WoW sollte sauber laufen und das in bestmöglichsten Grafikeinstellungen (was budget technisch eben möglich ist). Ansonsten werden eben noch die üblichen dinge veranstaltet^^ Surfen, Filme schauen und diverse andere Spiele (Fifa, For Honor)

17“ wäre mir noch wichtig. 

Danke schon mal 

Gesendet von meinem EVA-L09 mit Tapatalk


----------



## Rinkadink (11. Juli 2017)

*AW: Gaming Laptop bis 1500€*

Schau dir mal das ASUS G752 entweder mit der GTX 1060 oder minimum der GTX 970M etwas näher an. Abstriche musst du da nur bei der Akkulaufzeit machen. Die ist nicht so besonders gut


----------



## lowbob (12. Juli 2017)

*AW: Gaming Laptop bis 1500€*

Hi, also ich hab mir das heute direkt mal angeschaut. Die Asus G752 scheinen auch ein sehr gutes Kühlsystem zu haben. Hab mir dann auch direkt einen bestellt.  

Asus ROG G752VM-GC056T 43,9cm Gaming Notebook: Amazon.de: Computer & Zubehor

Denke der dürfe mit völlig reichen.

Gesendet von meinem EVA-L09 mit Tapatalk


----------



## lowbob (14. Juli 2017)

*AW: Gaming Laptop bis 1500€*

Kann mir wer sagen wie groß in etwa der Leistungsunterschied zwischen der normalen Desktop Grafikkarte und der Notebook Grafikkarte? Wenn man z.b. die GTX 1060 mit 6ram vergleicht.

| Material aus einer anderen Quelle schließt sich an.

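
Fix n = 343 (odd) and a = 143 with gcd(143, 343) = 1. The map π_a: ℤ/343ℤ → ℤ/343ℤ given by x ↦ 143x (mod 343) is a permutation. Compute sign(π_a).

Orbit of 286 under x↦143x: [286, 81, 264, 22, 59, 205, 160]… (length divides ord_343(143)).
Cycle lengths of π_143 on ℤ/343ℤ: [294, 42, 6, 1]; 4 cycles in total.
343 − 4 = 339 transpositions; sign(π) = (−1)^339 = -1.

-1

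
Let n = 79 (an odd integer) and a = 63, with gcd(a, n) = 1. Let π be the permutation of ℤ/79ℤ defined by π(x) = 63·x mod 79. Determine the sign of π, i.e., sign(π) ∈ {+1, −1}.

Trace 35: π^k(35) = [35, 72, 33, 25, 74, 1, 63] for k=0..6.
2 cycles of lengths [78, 1].
2 cycles on 79: each ℓ→(−1)^(ℓ−1), product (−1)^77 = -1.
(63|79)_J = -1 (Zolotarev's lemma cross-check).

-1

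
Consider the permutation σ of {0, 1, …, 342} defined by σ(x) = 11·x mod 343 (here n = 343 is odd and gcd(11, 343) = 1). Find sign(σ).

+1

Start at x=30: 30 → 330 → 200 → 142 → 190 → 32 → 9 → … (one orbit).
7 cycles of lengths [147, 147, 21, 21, 3, 3, 1].
sign(π) = (−1)^{n − #cycles} = (−1)^{343−7} = (−1)^336 = +1.
Zolotarev: (11|343) = +1, matching the cycle-count sign.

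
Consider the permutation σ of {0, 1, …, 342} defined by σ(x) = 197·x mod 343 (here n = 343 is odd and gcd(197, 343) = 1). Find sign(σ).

Orbit of 197 under x↦197x: [197, 50, 246, 99, 295, 148, 1]… (length divides ord_343(197)).
Cycle type of π: 7×42 + 1×49; total 91 cycles.
With 91 cycles on 343 points, sign = (−1)^{343−91} = +1.
Via Zolotarev, sign(π_{197}) = (197|343) = +1.

+1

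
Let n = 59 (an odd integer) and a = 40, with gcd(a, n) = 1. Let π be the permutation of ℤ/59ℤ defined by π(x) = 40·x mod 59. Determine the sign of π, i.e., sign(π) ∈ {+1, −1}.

-1

Start at x=20: 20 → 33 → 22 → 54 → 36 → 24 → 16 → … (one orbit).
Cycle type of π: 58 + 1; total 2 cycles.
With 2 cycles on 59 points, sign = (−1)^{59−2} = -1.
Zolotarev: (40|59) = -1, matching the cycle-count sign.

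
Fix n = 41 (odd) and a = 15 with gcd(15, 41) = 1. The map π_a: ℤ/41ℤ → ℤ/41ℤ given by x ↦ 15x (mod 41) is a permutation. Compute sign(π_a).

Start at x=32: 32 → 29 → 25 → 6 → 8 → 38 → 37 → … (one orbit).
Cycle type of π: 40 + 1; total 2 cycles.
With 2 cycles on 41 points, sign = (−1)^{41−2} = -1.
The Jacobi symbol (15|41) = -1 (Zolotarev) agrees.

-1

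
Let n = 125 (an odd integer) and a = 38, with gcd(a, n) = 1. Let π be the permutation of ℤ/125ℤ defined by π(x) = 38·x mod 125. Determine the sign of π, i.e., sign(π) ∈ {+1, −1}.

-1

Orbit of 121 under x↦38x: [121, 98, 99, 12, 81, 78, 89]… (length divides ord_125(38)).
Cycle type of π: 100 + 20 + 4 + 1; total 4 cycles.
With 4 cycles on 125 points, sign = (−1)^{125−4} = -1.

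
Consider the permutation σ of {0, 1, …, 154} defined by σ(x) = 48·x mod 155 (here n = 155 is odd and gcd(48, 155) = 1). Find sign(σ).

+1

Orbit of 12 under x↦48x: [12, 111, 58, 149, 22, 126, 3]… (length divides ord_155(48)).
5 cycles of lengths [60, 60, 30, 4, 1].
155 − 5 = 150 transpositions; sign(π) = (−1)^150 = +1.
Check: (48/155) = +1 by Zolotarev.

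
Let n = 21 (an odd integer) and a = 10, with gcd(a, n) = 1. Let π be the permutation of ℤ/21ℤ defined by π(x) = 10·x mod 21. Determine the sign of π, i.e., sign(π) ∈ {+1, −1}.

Orbit of 1 under x↦10x: [1, 10, 16, 13, 4, 19]… (length divides ord_21(10)).
Cycle type of π: 6×3 + 1×3; total 6 cycles.
sign(π) = (−1)^{n − #cycles} = (−1)^{21−6} = (−1)^15 = -1.

-1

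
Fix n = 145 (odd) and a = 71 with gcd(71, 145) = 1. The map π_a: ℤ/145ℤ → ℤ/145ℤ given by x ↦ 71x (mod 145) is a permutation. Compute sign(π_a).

+1

Start at x=16: 16 → 121 → 36 → 91 → 81 → 96 → 1 → … (one orbit).
15 cycles of lengths [14, 14, 14, 14, 14, 14, 14, 14, 14, 14, 1, 1, 1, 1, 1].
sign(π) = (−1)^{n − #cycles} = (−1)^{145−15} = (−1)^130 = +1.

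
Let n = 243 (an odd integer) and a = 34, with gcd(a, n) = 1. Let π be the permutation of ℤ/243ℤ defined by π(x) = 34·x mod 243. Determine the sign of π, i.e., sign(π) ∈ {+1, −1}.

Trace 64: π^k(64) = [64, 232, 112, 163, 196, 103, 100] for k=0..6.
The orbit structure of x ↦ 34x mod 243: 11 orbits of sizes [81, 81, 27, 27, 9, 9, 3, 3, 1, 1, 1].
With 11 cycles on 243 points, sign = (−1)^{243−11} = +1.

+1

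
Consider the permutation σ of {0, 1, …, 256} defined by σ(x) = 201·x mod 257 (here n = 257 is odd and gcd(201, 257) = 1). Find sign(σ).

Trace 59: π^k(59) = [59, 37, 241, 125, 196, 75, 169] for k=0..6.
2 cycles of lengths [256, 1].
Σ(ℓ_i−1) = 257−2 = 255; sign = (−1)^255 = -1.

-1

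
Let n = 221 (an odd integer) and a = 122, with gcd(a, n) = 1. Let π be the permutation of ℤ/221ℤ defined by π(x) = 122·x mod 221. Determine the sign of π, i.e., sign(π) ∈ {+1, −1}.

Orbit of 5 under x↦122x: [5, 168, 164, 118, 31, 25, 177]… (length divides ord_221(122)).
Cycle type of π: 16×13 + 4×3 + 1; total 17 cycles.
17 cycles on 221: each ℓ→(−1)^(ℓ−1), product (−1)^204 = +1.
Check: (122/221) = +1 by Zolotarev.

+1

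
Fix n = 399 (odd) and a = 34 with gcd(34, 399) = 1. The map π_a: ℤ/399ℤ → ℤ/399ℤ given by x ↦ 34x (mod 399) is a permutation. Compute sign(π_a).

Start at x=34: 34 → 358 → 202 → 85 → 97 → 106 → 13 → … (one orbit).
33 cycles of lengths [18, 18, 18, 18, 18, 18, 18, 18, 18, 18, 18, 18, 18, 18, 18, 18, 18, 18, 18, 18, 18, 2, 2, 2, 2, 2, 2, 2, 2, 2, 1, 1, 1].
n − c = 399 − 33 = 366; sign = (−1)^366 = +1.

+1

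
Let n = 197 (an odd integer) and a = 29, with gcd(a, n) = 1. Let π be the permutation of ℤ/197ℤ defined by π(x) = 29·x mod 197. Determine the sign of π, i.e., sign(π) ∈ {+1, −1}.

Orbit of 90 under x↦29x: [90, 49, 42, 36, 59, 135, 172]… (length divides ord_197(29)).
π_29 has 5 disjoint cycles with lengths [49, 49, 49, 49, 1] on {0,…,196}.
n − c = 197 − 5 = 192; sign = (−1)^192 = +1.
(29|197)_J = +1 (Zolotarev's lemma cross-check).

+1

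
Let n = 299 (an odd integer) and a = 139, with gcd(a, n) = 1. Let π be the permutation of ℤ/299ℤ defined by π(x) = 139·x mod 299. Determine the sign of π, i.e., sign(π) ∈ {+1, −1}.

+1

Orbit of 185 under x↦139x: [185, 1, 139]… (length divides ord_299(139)).
Decompose π into cycles: lengths [3, 3, 3, 3, 3, 3, 3, 3, 3, 3, 3, 3, 3, 3, 3, 3, 3, 3, 3, 3, 3, 3, 3, 3, 3, 3, 3, 3, 3, 3, 3, 3, 3, 3, 3, 3, 3, 3, 3, 3, 3, 3, 3, 3, 3, 3, 3, 3, 3, 3, 3, 3, 3, 3, 3, 3, 3, 3, 3, 3, 3, 3, 3, 3, 3, 3, 3, 3, 3, 3, 3, 3, 3, 3, 3, 3, 3, 3, 3, 3, 3, 3, 3, 3, 3, 3, 3, 3, 3, 3, 3, 3, 1, 1, 1, 1, 1, 1, 1, 1, 1, 1, 1, 1, 1, 1, 1, 1, 1, 1, 1, 1, 1, 1, 1] (115 cycles, including the fixed point 0).
Σ(ℓ_i−1) = 299−115 = 184; sign = (−1)^184 = +1.
Check: (139/299) = +1 by Zolotarev.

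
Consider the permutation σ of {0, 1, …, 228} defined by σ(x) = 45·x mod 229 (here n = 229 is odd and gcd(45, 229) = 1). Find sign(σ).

Trace 153: π^k(153) = [153, 15, 217, 147, 203, 204, 20] for k=0..6.
π_45 has 3 disjoint cycles with lengths [114, 114, 1] on {0,…,228}.
229 − 3 = 226 transpositions; sign(π) = (−1)^226 = +1.
Check: (45/229) = +1 by Zolotarev.

+1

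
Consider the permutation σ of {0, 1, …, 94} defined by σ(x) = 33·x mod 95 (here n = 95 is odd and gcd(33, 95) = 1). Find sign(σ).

Start at x=32: 32 → 11 → 78 → 9 → 12 → 16 → 53 → … (one orbit).
Cycle lengths of π_33 on ℤ/95ℤ: [36, 36, 18, 4, 1]; 5 cycles in total.
95 − 5 = 90 transpositions; sign(π) = (−1)^90 = +1.

+1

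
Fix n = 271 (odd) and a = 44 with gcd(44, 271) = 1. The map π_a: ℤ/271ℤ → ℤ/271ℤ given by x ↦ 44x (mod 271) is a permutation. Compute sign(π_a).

Start at x=31: 31 → 9 → 125 → 80 → 268 → 139 → 154 → … (one orbit).
Cycle type of π: 45×6 + 1; total 7 cycles.
sign(π) = (−1)^{n − #cycles} = (−1)^{271−7} = (−1)^264 = +1.

+1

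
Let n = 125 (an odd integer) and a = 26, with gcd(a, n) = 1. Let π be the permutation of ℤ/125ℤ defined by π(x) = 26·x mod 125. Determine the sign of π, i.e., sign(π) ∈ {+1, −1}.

Start at x=101: 101 → 1 → 26 → 51 → 76 → 101 (one orbit).
π_26 has 45 disjoint cycles with lengths [5, 5, 5, 5, 5, 5, 5, 5, 5, 5, 5, 5, 5, 5, 5, 5, 5, 5, 5, 5, 1, 1, 1, 1, 1, 1, 1, 1, 1, 1, 1, 1, 1, 1, 1, 1, 1, 1, 1, 1, 1, 1, 1, 1, 1] on {0,…,124}.
125 − 45 = 80 transpositions; sign(π) = (−1)^80 = +1.

+1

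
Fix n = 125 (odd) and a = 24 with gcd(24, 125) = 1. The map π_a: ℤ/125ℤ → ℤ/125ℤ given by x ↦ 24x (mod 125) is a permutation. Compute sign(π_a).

+1

Orbit of 26 under x↦24x: [26, 124, 101, 49, 51, 99, 1]… (length divides ord_125(24)).
23 cycles of lengths [10, 10, 10, 10, 10, 10, 10, 10, 10, 10, 2, 2, 2, 2, 2, 2, 2, 2, 2, 2, 2, 2, 1].
Σ(ℓ_i−1) = 125−23 = 102; sign = (−1)^102 = +1.
(24|125)_J = +1 (Zolotarev's lemma cross-check).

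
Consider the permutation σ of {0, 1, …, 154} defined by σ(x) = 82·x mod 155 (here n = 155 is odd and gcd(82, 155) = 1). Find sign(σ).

-1

Trace 121: π^k(121) = [121, 2, 9, 118, 66, 142, 19] for k=0..6.
The orbit structure of x ↦ 82x mod 155: 6 orbits of sizes [60, 60, 15, 15, 4, 1].
6 cycles on 155: each ℓ→(−1)^(ℓ−1), product (−1)^149 = -1.
Via Zolotarev, sign(π_{82}) = (82|155) = -1.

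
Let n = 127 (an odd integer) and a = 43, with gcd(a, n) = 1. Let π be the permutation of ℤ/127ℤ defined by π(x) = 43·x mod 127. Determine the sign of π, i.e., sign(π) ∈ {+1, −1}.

Orbit of 21 under x↦43x: [21, 14, 94, 105, 70, 89, 17]… (length divides ord_127(43)).
π_43 has 2 disjoint cycles with lengths [126, 1] on {0,…,126}.
n − c = 127 − 2 = 125; sign = (−1)^125 = -1.
Check: (43/127) = -1 by Zolotarev.

-1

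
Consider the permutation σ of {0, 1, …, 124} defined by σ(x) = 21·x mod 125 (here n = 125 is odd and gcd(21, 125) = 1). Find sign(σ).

Orbit of 111 under x↦21x: [111, 81, 76, 96, 16, 86, 56]… (length divides ord_125(21)).
The orbit structure of x ↦ 21x mod 125: 13 orbits of sizes [25, 25, 25, 25, 5, 5, 5, 5, 1, 1, 1, 1, 1].
sign(π) = (−1)^{n − #cycles} = (−1)^{125−13} = (−1)^112 = +1.

+1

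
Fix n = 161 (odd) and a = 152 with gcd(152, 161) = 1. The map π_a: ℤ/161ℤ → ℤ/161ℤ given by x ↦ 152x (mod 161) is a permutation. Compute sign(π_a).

Trace 58: π^k(58) = [58, 122, 29, 61, 95, 111, 128] for k=0..6.
5 cycles of lengths [66, 66, 22, 6, 1].
sign(π) = (−1)^{n − #cycles} = (−1)^{161−5} = (−1)^156 = +1.
Via Zolotarev, sign(π_{152}) = (152|161) = +1.

+1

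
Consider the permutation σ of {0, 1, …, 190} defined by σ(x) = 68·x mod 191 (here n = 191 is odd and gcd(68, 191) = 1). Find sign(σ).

Start at x=75: 75 → 134 → 135 → 12 → 52 → 98 → 170 → … (one orbit).
3 cycles of lengths [95, 95, 1].
sign(π) = (−1)^{n − #cycles} = (−1)^{191−3} = (−1)^188 = +1.
The Jacobi symbol (68|191) = +1 (Zolotarev) agrees.

+1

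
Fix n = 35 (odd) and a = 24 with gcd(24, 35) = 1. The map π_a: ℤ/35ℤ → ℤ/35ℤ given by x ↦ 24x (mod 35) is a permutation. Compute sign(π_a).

-1

Orbit of 19 under x↦24x: [19, 1, 24, 16, 34, 11]… (length divides ord_35(24)).
Cycle type of π: 6×5 + 2×2 + 1; total 8 cycles.
With 8 cycles on 35 points, sign = (−1)^{35−8} = -1.
Zolotarev: (24|35) = -1, matching the cycle-count sign.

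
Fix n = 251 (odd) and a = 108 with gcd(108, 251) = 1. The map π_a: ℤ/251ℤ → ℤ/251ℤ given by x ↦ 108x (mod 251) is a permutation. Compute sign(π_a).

Trace 20: π^k(20) = [20, 152, 101, 115, 121, 16, 222] for k=0..6.
The orbit structure of x ↦ 108x mod 251: 3 orbits of sizes [125, 125, 1].
With 3 cycles on 251 points, sign = (−1)^{251−3} = +1.

+1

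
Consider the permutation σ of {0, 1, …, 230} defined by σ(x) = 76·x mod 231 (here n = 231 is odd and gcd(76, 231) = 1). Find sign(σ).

Start at x=1: 1 → 76 → 1 (one orbit).
117 cycles of lengths [2, 2, 2, 2, 2, 2, 2, 2, 2, 2, 2, 2, 2, 2, 2, 2, 2, 2, 2, 2, 2, 2, 2, 2, 2, 2, 2, 2, 2, 2, 2, 2, 2, 2, 2, 2, 2, 2, 2, 2, 2, 2, 2, 2, 2, 2, 2, 2, 2, 2, 2, 2, 2, 2, 2, 2, 2, 2, 2, 2, 2, 2, 2, 2, 2, 2, 2, 2, 2, 2, 2, 2, 2, 2, 2, 2, 2, 2, 2, 2, 2, 2, 2, 2, 2, 2, 2, 2, 2, 2, 2, 2, 2, 2, 2, 2, 2, 2, 2, 2, 2, 2, 2, 2, 2, 2, 2, 2, 2, 2, 2, 2, 2, 2, 1, 1, 1].
Σ(ℓ_i−1) = 231−117 = 114; sign = (−1)^114 = +1.
Zolotarev: (76|231) = +1, matching the cycle-count sign.

+1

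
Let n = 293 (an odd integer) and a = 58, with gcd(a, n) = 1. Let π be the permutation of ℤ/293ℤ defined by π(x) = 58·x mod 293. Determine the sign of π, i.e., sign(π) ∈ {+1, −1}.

Start at x=31: 31 → 40 → 269 → 73 → 132 → 38 → 153 → … (one orbit).
Decompose π into cycles: lengths [146, 146, 1] (3 cycles, including the fixed point 0).
sign(π) = (−1)^{n − #cycles} = (−1)^{293−3} = (−1)^290 = +1.

+1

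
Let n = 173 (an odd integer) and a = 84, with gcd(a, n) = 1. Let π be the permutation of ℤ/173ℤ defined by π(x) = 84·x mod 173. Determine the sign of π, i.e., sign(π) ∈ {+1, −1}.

+1

Trace 52: π^k(52) = [52, 43, 152, 139, 85, 47, 142] for k=0..6.
Cycle type of π: 43×4 + 1; total 5 cycles.
With 5 cycles on 173 points, sign = (−1)^{173−5} = +1.
(84|173)_J = +1 (Zolotarev's lemma cross-check).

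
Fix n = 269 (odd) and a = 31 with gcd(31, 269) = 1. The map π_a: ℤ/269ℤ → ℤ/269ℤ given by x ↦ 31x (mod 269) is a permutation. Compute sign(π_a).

Start at x=173: 173 → 252 → 11 → 72 → 80 → 59 → 215 → … (one orbit).
Cycle lengths of π_31 on ℤ/269ℤ: [268, 1]; 2 cycles in total.
With 2 cycles on 269 points, sign = (−1)^{269−2} = -1.
Via Zolotarev, sign(π_{31}) = (31|269) = -1.

-1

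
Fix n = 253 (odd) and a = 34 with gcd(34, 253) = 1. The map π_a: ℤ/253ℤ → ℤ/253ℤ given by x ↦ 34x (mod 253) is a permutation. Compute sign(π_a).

-1

Start at x=67: 67 → 1 → 34 → 144 → 89 → 243 → 166 → … (one orbit).
π_34 has 22 disjoint cycles with lengths [22, 22, 22, 22, 22, 22, 22, 22, 22, 22, 22, 1, 1, 1, 1, 1, 1, 1, 1, 1, 1, 1] on {0,…,252}.
22 cycles on 253: each ℓ→(−1)^(ℓ−1), product (−1)^231 = -1.
Zolotarev: (34|253) = -1, matching the cycle-count sign.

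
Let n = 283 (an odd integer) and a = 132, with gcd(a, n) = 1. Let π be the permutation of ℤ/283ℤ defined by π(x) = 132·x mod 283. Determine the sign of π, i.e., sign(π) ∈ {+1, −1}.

-1

Trace 267: π^k(267) = [267, 152, 254, 134, 142, 66, 222] for k=0..6.
4 cycles of lengths [94, 94, 94, 1].
Σ(ℓ_i−1) = 283−4 = 279; sign = (−1)^279 = -1.
Check: (132/283) = -1 by Zolotarev.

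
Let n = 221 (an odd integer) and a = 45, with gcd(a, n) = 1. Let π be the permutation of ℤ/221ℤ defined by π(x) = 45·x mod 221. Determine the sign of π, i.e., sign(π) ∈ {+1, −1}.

+1

Trace 96: π^k(96) = [96, 121, 141, 157, 214, 127, 190] for k=0..6.
7 cycles of lengths [48, 48, 48, 48, 16, 12, 1].
With 7 cycles on 221 points, sign = (−1)^{221−7} = +1.
Check: (45/221) = +1 by Zolotarev.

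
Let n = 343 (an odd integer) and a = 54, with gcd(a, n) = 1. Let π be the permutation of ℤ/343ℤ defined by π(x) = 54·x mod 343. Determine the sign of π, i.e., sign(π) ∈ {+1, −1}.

Orbit of 186 under x↦54x: [186, 97, 93, 220, 218, 110, 109]… (length divides ord_343(54)).
Cycle lengths of π_54 on ℤ/343ℤ: [294, 42, 6, 1]; 4 cycles in total.
With 4 cycles on 343 points, sign = (−1)^{343−4} = -1.
Via Zolotarev, sign(π_{54}) = (54|343) = -1.

-1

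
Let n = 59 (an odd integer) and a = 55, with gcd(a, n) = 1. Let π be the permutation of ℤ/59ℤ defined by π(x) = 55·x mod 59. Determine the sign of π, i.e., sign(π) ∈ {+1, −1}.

Trace 32: π^k(32) = [32, 49, 40, 17, 50, 36, 33] for k=0..6.
Decompose π into cycles: lengths [58, 1] (2 cycles, including the fixed point 0).
Σ(ℓ_i−1) = 59−2 = 57; sign = (−1)^57 = -1.
(55|59)_J = -1 (Zolotarev's lemma cross-check).

-1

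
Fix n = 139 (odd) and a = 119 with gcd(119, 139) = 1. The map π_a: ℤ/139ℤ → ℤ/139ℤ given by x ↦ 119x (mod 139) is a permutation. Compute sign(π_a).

-1

Orbit of 7 under x↦119x: [7, 138, 20, 17, 77, 128, 81]… (length divides ord_139(119)).
Decompose π into cycles: lengths [138, 1] (2 cycles, including the fixed point 0).
sign(π) = (−1)^{n − #cycles} = (−1)^{139−2} = (−1)^137 = -1.
(119|139)_J = -1 (Zolotarev's lemma cross-check).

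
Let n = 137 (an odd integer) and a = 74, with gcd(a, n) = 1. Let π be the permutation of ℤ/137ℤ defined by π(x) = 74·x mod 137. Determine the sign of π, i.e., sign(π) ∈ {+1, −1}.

Start at x=88: 88 → 73 → 59 → 119 → 38 → 72 → 122 → … (one orbit).
Cycle type of π: 17×8 + 1; total 9 cycles.
9 cycles on 137: each ℓ→(−1)^(ℓ−1), product (−1)^128 = +1.
Check: (74/137) = +1 by Zolotarev.

+1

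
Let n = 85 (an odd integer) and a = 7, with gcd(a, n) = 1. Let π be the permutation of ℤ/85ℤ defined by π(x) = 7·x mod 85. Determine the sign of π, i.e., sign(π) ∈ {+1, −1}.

Trace 9: π^k(9) = [9, 63, 16, 27, 19, 48, 81] for k=0..6.
π_7 has 7 disjoint cycles with lengths [16, 16, 16, 16, 16, 4, 1] on {0,…,84}.
With 7 cycles on 85 points, sign = (−1)^{85−7} = +1.
(7|85)_J = +1 (Zolotarev's lemma cross-check).

+1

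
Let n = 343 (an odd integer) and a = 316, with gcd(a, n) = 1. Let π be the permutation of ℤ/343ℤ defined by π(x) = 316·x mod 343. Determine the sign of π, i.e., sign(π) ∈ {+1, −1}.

Trace 106: π^k(106) = [106, 225, 99, 71, 141, 309, 232] for k=0..6.
Decompose π into cycles: lengths [49, 49, 49, 49, 49, 49, 7, 7, 7, 7, 7, 7, 1, 1, 1, 1, 1, 1, 1] (19 cycles, including the fixed point 0).
With 19 cycles on 343 points, sign = (−1)^{343−19} = +1.
(316|343)_J = +1 (Zolotarev's lemma cross-check).

+1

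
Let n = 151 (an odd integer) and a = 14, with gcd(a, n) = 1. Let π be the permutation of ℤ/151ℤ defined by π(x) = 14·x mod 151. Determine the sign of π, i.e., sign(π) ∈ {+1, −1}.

-1

Orbit of 46 under x↦14x: [46, 40, 107, 139, 134, 64, 141]… (length divides ord_151(14)).
2 cycles of lengths [150, 1].
Σ(ℓ_i−1) = 151−2 = 149; sign = (−1)^149 = -1.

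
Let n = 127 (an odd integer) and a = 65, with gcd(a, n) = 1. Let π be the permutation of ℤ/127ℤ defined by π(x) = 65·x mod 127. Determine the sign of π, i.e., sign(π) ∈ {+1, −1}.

Start at x=116: 116 → 47 → 7 → 74 → 111 → 103 → 91 → … (one orbit).
Decompose π into cycles: lengths [126, 1] (2 cycles, including the fixed point 0).
2 cycles on 127: each ℓ→(−1)^(ℓ−1), product (−1)^125 = -1.
The Jacobi symbol (65|127) = -1 (Zolotarev) agrees.

-1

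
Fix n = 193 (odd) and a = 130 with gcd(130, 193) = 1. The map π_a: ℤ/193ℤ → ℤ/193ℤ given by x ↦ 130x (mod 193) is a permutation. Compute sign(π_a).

+1

Orbit of 192 under x↦130x: [192, 63, 84, 112, 85, 49, 1]… (length divides ord_193(130)).
Cycle type of π: 12×16 + 1; total 17 cycles.
n − c = 193 − 17 = 176; sign = (−1)^176 = +1.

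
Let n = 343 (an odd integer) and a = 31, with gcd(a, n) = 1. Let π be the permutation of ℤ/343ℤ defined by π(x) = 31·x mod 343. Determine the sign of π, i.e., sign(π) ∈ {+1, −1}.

-1

Start at x=295: 295 → 227 → 177 → 342 → 312 → 68 → 50 → … (one orbit).
Decompose π into cycles: lengths [42, 42, 42, 42, 42, 42, 42, 6, 6, 6, 6, 6, 6, 6, 6, 1] (16 cycles, including the fixed point 0).
With 16 cycles on 343 points, sign = (−1)^{343−16} = -1.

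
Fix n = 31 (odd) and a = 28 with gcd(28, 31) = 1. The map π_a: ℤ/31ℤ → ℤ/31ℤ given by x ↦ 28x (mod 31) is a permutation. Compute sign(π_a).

+1

Start at x=8: 8 → 7 → 10 → 1 → 28 → 9 → 4 → … (one orbit).
Cycle type of π: 15×2 + 1; total 3 cycles.
3 cycles on 31: each ℓ→(−1)^(ℓ−1), product (−1)^28 = +1.
Check: (28/31) = +1 by Zolotarev.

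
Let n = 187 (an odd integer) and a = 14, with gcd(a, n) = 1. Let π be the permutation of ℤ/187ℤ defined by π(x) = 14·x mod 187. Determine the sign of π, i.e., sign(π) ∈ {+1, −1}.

Orbit of 126 under x↦14x: [126, 81, 12, 168, 108, 16, 37]… (length divides ord_187(14)).
π_14 has 6 disjoint cycles with lengths [80, 80, 16, 5, 5, 1] on {0,…,186}.
n − c = 187 − 6 = 181; sign = (−1)^181 = -1.

-1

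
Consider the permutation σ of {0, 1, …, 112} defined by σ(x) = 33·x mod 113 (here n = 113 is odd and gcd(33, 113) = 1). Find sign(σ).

-1

Start at x=59: 59 → 26 → 67 → 64 → 78 → 88 → 79 → … (one orbit).
π_33 has 2 disjoint cycles with lengths [112, 1] on {0,…,112}.
With 2 cycles on 113 points, sign = (−1)^{113−2} = -1.
(33|113)_J = -1 (Zolotarev's lemma cross-check).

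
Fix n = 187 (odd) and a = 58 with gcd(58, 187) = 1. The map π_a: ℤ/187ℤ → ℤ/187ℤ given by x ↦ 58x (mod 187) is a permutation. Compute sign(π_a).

-1

Start at x=115: 115 → 125 → 144 → 124 → 86 → 126 → 15 → … (one orbit).
Cycle type of π: 80×2 + 16 + 5×2 + 1; total 6 cycles.
187 − 6 = 181 transpositions; sign(π) = (−1)^181 = -1.
Via Zolotarev, sign(π_{58}) = (58|187) = -1.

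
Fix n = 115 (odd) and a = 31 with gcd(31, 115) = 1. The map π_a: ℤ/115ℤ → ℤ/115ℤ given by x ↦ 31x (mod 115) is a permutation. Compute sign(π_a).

Orbit of 81 under x↦31x: [81, 96, 101, 26, 1, 31, 41]… (length divides ord_115(31)).
15 cycles of lengths [11, 11, 11, 11, 11, 11, 11, 11, 11, 11, 1, 1, 1, 1, 1].
15 cycles on 115: each ℓ→(−1)^(ℓ−1), product (−1)^100 = +1.
Via Zolotarev, sign(π_{31}) = (31|115) = +1.

+1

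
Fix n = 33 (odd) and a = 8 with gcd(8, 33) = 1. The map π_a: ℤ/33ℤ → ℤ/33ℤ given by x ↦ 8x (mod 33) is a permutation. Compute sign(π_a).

Trace 16: π^k(16) = [16, 29, 1, 8, 31, 17, 4] for k=0..6.
π_8 has 5 disjoint cycles with lengths [10, 10, 10, 2, 1] on {0,…,32}.
5 cycles on 33: each ℓ→(−1)^(ℓ−1), product (−1)^28 = +1.
Check: (8/33) = +1 by Zolotarev.

+1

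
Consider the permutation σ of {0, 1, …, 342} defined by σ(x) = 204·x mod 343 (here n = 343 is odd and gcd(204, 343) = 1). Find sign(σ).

Orbit of 85 under x↦204x: [85, 190, 1, 204, 113, 71, 78]… (length divides ord_343(204)).
Decompose π into cycles: lengths [49, 49, 49, 49, 49, 49, 7, 7, 7, 7, 7, 7, 1, 1, 1, 1, 1, 1, 1] (19 cycles, including the fixed point 0).
sign(π) = (−1)^{n − #cycles} = (−1)^{343−19} = (−1)^324 = +1.

+1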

Gesendet von meinem EVA-L09 mit Tapatalk


----------



## amdahl (15. Juli 2017)

*AW: Gaming Laptop bis 1500€*

Bei Pascal sind das mittlerweile die gleichen Chips im Desktop wie im Notebook. Geschwindigkeitsunterschiede ergeben sich nur noch aus etwas geringeren Taktraten bei den Notebooks.


----------



## lowbob (15. Juli 2017)

*AW: Gaming Laptop bis 1500€*

Das hört sich gut an, danke 

Gesendet von meinem EVA-L09 mit Tapatalk


----------